Python is incredibly popular because it's easy to learn, versatile, and has thousands of useful libraries for data science. But one thing it is not is fast.
That's about to change in Python 3.11, currently in the first beta phase of its preview (version 3.11.0b1) ahead of its stable release later this year. Core Python (CPython) developer Mark Shannon shared details about the project to make Python faster at the PyCon 2022 conference this week, where developers also showed off progress on the goal of running Python code in the browser.
Last year, Microsoft funded a project for the Python Software Foundation (PSF), led by Python creator Guido van Rossum and Shannon, to make Python twice as fast as the current stable 3.10 series. The vision is to nudge Python towards the performance of C.
Microsoft hired van Rossum in 2020 and gave him a free hand to pick any project. At last year's PyCon 2021 conference, he said he "chose to go back to my roots" and would work on Python's famed lack of performance.
Performance, perhaps, hasn't been a top priority for Python as adoption has been fueled by machine learning and data science thanks to Tensor Flow, Numpy, Pandas and many more platforms, such as AWS's Boto3 SDK for Python. These platforms are downloaded tens of millions of times a month and used in environments that are often not constrained by hardware.
The Faster CPython Project provided some updates about CPython 3.11 performance over the past year. Ahead of PyCon 2022, the project published more results comparing the 3.11 beta preview to 3.10 on dozens of performance metrics, showing that 3.11 was overall 1.25 times faster than 3.10.
Shannon is realistic about the project's ability to improve Python performance, but believes the improvements can extend Python's viable use to more virtual machines.
"Specifically, we want to achieve these performance goals with CPython to benefit all users of Python including those unable to use PyPy or other alternative virtual machines."
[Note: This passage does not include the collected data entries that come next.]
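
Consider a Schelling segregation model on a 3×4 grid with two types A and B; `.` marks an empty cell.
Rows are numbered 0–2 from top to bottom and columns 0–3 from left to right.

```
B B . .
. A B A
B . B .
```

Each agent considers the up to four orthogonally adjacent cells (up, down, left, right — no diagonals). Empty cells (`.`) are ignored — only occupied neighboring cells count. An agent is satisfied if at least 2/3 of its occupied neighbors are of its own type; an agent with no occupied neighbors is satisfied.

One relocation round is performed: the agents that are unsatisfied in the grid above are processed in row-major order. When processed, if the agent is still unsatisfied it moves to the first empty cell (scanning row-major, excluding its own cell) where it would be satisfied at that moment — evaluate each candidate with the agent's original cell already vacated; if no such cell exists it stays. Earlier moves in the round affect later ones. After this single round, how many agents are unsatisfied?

Initially unsatisfied (in order): (0,1), (1,1), (1,2), (1,3).
  (0,1) → (0,2).
  (1,1): no empty cell satisfies it; stays.
  (1,2) → (0,1).
  (1,3): now satisfied by earlier moves; stays.
Resulting grid:
B B B .
. A . A
B . B .
Unsatisfied now: (1,1).

1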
The key approach detailed in PEP 659 is a "specializing, adaptive interpreter that specializes code aggressively, but over a very small region, and is able to adjust to mis-specialization rapidly and at low cost."
As noted, optimizations for VMs are "expensive", often requiring a long "warm up" time. To avoid this time expense, the VM should "speculate that specialization is justified even after a few executions of a function", so the the interpreter needs to optimize and de-optimize continually and very cheaply.
This should result in a faster interpreter for CPython that tracks individual bytecodes during a program's execution. The work on the new interpreter is almost complete but still requires completion of dynamic specializations for loops and binary operations, according to PSF.
Additionally, memory consumption in 3.11 hasn't changed from 3.10.
On the question of a just-in-time (JIT) compiler for Python's performance, Shannon suggested it was not a priority and would likely not arrive until Python 3.13, according to the Python Software Foundation's coverage of the event.
Anaconda, the maker of the Anaconda Python distribution for data science, is backing the Pyston project, an implementation of Python that promises speed improvements over Python.
One of Anaconda's older efforts to speed up Python was the Numba project, an LLVM-based JIT compiler for CPython, which accelerates numerical Python functions running on the CPU or GPU, but can't optimize entire programs and doesn't address wider Python use cases. Another is PyPy, an implementation of CPython with a JIT compiler for faster performance.
According to the Faster Python implementation plan, CPython 3.12 might gain a "simple JIT compiler for small regions" that compiles small regions of specialized code, while 3.13 would enhance the compiler to extend the regions for compilation.